Vicki Fox, 56, Huntington, New York
People not familiar with the Senior Games Movement often assume that all of the athletes have been active in sports for their entire lives, or at least were once elite athletes who returned to compete as seniors.
While this is true for many who participate, especially for those who qualify for the National Senior Games, the truth is that a significant number are people who have seized the opportunity to take up competitive sports in midlife and pursue fun, fellowship, and a higher level of fitness for life. Some “newbies” also discover they are more talented and medal-worthy than they ever imagined.
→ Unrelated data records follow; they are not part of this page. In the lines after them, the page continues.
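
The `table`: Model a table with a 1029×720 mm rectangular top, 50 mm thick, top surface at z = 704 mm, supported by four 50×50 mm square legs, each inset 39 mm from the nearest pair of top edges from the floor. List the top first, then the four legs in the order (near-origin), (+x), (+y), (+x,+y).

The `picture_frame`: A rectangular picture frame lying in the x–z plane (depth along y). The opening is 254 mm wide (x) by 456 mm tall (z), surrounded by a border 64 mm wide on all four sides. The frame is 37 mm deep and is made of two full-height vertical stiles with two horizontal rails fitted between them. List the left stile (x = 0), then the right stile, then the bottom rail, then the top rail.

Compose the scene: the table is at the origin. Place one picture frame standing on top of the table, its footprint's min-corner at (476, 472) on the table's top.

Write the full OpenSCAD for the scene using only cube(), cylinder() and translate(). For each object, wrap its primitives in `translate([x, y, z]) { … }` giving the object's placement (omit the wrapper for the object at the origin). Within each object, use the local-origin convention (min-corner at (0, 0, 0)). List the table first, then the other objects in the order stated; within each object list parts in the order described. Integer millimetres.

translate([0, 0, 654]) cube([1029, 720, 50]);
translate([39, 39, 0]) cube([50, 50, 654]);
translate([940, 39, 0]) cube([50, 50, 654]);
translate([39, 631, 0]) cube([50, 50, 654]);
translate([940, 631, 0]) cube([50, 50, 654]);
translate([476, 472, 704]) {
  cube([64, 37, 584]);
  translate([318, 0, 0]) cube([64, 37, 584]);
  translate([64, 0, 0]) cube([254, 37, 64]);
  translate([64, 0, 520]) cube([254, 37, 64]);
}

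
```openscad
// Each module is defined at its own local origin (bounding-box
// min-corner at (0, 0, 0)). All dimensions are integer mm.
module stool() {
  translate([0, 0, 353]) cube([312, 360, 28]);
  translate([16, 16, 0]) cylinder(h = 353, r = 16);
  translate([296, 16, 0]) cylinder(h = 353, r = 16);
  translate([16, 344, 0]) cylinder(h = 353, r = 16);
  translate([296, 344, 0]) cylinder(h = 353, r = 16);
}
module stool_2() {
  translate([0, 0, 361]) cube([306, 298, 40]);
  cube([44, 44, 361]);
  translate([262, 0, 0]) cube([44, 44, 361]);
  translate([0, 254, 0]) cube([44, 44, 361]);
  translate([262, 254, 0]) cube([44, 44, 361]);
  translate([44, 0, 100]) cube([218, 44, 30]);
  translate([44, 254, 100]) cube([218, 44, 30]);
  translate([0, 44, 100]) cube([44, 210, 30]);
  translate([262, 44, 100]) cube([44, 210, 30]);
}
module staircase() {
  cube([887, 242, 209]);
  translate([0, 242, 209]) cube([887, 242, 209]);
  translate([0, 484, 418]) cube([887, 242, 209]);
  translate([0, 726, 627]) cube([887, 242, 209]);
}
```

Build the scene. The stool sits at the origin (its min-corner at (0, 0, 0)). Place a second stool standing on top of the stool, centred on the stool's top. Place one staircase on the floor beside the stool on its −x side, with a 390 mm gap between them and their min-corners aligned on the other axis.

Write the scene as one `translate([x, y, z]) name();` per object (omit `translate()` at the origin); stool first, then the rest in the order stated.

stool();
translate([3, 31, 381]) stool_2();
translate([-1277, 0, 0]) staircase();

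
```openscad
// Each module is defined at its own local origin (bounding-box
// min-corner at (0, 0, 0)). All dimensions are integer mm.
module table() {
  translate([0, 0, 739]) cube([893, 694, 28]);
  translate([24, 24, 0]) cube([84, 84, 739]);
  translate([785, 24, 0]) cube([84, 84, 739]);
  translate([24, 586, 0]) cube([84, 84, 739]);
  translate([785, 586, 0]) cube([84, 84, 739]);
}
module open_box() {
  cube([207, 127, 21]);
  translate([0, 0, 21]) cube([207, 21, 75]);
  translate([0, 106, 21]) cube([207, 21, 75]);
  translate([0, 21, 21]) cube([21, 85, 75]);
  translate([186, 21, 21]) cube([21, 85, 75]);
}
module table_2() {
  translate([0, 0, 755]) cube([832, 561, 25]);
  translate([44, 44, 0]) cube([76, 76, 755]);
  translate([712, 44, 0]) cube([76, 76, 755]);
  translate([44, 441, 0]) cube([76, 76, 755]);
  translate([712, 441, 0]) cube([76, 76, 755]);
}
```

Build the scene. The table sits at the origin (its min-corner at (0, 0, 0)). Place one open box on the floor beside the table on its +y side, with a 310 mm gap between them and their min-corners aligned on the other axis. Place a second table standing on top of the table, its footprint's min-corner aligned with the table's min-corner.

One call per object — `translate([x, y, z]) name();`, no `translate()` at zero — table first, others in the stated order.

table();
translate([0, 1004, 0]) open_box();
translate([0, 0, 767]) table_2();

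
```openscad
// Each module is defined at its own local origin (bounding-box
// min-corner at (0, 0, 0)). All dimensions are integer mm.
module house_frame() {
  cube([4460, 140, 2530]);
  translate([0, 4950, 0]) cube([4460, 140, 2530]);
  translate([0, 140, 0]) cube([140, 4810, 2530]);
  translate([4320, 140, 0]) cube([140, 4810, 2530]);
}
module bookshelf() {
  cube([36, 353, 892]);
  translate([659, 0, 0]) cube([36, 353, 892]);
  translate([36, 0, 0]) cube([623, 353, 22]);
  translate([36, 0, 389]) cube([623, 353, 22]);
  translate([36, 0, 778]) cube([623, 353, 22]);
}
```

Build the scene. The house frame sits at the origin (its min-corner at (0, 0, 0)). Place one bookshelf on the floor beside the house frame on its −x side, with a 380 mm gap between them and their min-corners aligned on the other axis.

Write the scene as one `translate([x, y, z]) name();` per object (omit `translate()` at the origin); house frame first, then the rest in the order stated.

house_frame();
translate([-1075, 0, 0]) bookshelf();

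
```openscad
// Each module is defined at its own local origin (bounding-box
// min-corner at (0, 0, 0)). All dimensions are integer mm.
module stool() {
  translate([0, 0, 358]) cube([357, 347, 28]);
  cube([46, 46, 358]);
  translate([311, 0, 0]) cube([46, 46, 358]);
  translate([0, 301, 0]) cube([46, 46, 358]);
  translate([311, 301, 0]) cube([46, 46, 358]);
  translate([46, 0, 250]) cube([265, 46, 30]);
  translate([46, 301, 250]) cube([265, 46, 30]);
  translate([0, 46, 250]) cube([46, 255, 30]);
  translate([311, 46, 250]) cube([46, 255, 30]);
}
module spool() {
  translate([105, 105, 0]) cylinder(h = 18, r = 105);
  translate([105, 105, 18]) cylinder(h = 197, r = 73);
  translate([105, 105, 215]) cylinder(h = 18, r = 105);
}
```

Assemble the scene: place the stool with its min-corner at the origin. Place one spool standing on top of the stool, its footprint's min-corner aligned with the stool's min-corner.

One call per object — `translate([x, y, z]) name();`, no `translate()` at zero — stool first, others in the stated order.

stool();
translate([0, 0, 386]) spool();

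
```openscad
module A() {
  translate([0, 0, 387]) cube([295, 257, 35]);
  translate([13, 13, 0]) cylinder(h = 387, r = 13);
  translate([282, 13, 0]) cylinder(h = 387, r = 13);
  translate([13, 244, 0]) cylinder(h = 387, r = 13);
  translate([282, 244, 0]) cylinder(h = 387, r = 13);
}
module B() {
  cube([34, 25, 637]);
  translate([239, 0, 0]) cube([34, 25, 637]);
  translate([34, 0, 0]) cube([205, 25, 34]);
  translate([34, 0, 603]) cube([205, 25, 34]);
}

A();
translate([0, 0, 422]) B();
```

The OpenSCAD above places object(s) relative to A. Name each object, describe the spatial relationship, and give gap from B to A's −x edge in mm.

A is a stool. B is a picture frame. The picture frame is on top of the stool. The gap from the picture frame to the stool's −x edge is 0 mm.

The picture frame's min-x is at 0; the stool's min-x is 0; gap = 0 mm.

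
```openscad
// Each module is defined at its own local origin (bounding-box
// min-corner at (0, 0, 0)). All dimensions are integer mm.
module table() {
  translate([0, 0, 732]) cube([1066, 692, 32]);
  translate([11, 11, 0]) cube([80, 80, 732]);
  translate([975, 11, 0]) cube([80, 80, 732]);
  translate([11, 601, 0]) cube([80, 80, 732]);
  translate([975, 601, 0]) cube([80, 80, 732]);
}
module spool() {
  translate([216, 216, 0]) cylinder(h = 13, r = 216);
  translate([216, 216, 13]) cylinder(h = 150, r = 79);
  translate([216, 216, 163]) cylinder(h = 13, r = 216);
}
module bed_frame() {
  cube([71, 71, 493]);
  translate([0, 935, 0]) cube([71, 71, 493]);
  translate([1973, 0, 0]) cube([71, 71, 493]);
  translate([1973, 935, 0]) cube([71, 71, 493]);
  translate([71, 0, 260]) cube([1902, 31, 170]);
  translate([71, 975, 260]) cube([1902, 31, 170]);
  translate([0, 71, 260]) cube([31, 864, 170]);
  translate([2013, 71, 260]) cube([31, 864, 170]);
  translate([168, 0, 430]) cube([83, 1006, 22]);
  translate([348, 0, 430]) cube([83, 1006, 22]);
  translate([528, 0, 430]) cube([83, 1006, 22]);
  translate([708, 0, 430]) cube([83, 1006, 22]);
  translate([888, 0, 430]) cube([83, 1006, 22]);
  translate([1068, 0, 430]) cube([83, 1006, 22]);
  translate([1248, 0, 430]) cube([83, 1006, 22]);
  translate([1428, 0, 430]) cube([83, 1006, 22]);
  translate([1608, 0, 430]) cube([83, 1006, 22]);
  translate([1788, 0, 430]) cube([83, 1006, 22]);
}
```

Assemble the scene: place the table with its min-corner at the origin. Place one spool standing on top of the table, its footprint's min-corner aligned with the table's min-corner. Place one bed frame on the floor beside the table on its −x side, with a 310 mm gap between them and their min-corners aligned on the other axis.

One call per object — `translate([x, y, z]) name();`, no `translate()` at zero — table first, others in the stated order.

table();
translate([0, 0, 764]) spool();
translate([-2354, 0, 0]) bed_frame();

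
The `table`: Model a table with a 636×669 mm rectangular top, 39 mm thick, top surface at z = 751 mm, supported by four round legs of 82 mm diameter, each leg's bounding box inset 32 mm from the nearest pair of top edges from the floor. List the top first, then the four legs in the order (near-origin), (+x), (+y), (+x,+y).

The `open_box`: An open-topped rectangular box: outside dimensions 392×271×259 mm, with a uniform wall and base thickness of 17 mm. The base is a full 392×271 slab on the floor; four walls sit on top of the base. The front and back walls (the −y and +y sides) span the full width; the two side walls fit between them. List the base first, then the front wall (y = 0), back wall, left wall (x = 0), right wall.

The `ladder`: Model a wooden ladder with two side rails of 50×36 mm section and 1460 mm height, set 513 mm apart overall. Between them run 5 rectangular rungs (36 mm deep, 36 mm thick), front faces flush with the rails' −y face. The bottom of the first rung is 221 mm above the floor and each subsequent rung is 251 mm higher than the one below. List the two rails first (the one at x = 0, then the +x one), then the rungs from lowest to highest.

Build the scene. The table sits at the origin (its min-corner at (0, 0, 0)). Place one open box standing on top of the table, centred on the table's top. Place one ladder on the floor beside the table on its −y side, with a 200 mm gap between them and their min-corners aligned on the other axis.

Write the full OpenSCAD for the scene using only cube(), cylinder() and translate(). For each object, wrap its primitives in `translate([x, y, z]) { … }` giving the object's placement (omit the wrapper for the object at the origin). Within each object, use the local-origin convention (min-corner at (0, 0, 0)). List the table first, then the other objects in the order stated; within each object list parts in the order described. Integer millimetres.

translate([0, 0, 712]) cube([636, 669, 39]);
translate([73, 73, 0]) cylinder(h = 712, r = 41);
translate([563, 73, 0]) cylinder(h = 712, r = 41);
translate([73, 596, 0]) cylinder(h = 712, r = 41);
translate([563, 596, 0]) cylinder(h = 712, r = 41);
translate([122, 199, 751]) {
  cube([392, 271, 17]);
  translate([0, 0, 17]) cube([392, 17, 242]);
  translate([0, 254, 17]) cube([392, 17, 242]);
  translate([0, 17, 17]) cube([17, 237, 242]);
  translate([375, 17, 17]) cube([17, 237, 242]);
}
translate([0, -236, 0]) {
  cube([50, 36, 1460]);
  translate([463, 0, 0]) cube([50, 36, 1460]);
  translate([50, 0, 221]) cube([413, 36, 36]);
  translate([50, 0, 472]) cube([413, 36, 36]);
  translate([50, 0, 723]) cube([413, 36, 36]);
  translate([50, 0, 974]) cube([413, 36, 36]);
  translate([50, 0, 1225]) cube([413, 36, 36]);
}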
New Yorker Vicki Fox is one of these.
Five years ago, the resident of Huntington on Long Island had never set foot on a track. “I initially began running for fitness in early 2010 at 51 when my kids became independent in high school,” she recalls. “My daughter, then 16, decided she wanted to train for an Ironman and convinced me to start running too. So we began training together.” By the end of the year Vicki had run 24 road races and was surprised to discover how fast and competitive she really was. She joined the Northport Running Club and learned about opportunities with masters track meets and senior games on Long Island and beyond. Her first meet was in July 2011 at a USA Track & Field Long Island meet that offered masters age divisions. By year’s end, she completed 37 races and began racking up the awards and setting several USATF Long Island records for her age group.
“I researched other opportunities to run track meets and set my sights for the Empire State Senior Games upstate in Cortland, and to do well enough to qualify for my first National Senior Games,” she says. “The senior games became a catalyst to my drive for excellence in fitness and competition.”
She easily qualified and continued her learning curve with training and blazing track performances. In March, 2013, Vicki tested her mettle at the USATF Masters Indoor National Championships in Landover, Maryland. In seven events, she gathered two individual third place finishes, and then celebrated a first place 4×400 win and a second place in 4×200 with her relay team. On to Cleveland.
At the 2013 National Senior Games Presented by Humana, Vicki captured Gold in both the 400 and 800 meter events and took Bronze in the 1500 meter race. In the process, she etched her name in the NSGA Top Ten Performance records, placing #6, #2 and #6 rankings all time respectively. Back home, Vicki would later be named USATF Long Island’s 2013 Female Masters Athlete of the Year – and earn the same recognition again in 2014.
Vicki is eager to go for more gold in Minnesota this summer. She has also become a passionate ambassador for senior fitness and is now USATF Long Island Masters Vice-Chair. “I want nothing more in this next phase of my life than to encourage older adults to start exercising, pick a sport or two, and simply get active. You can start anything at any age with desire and determination. I’m proof of that.”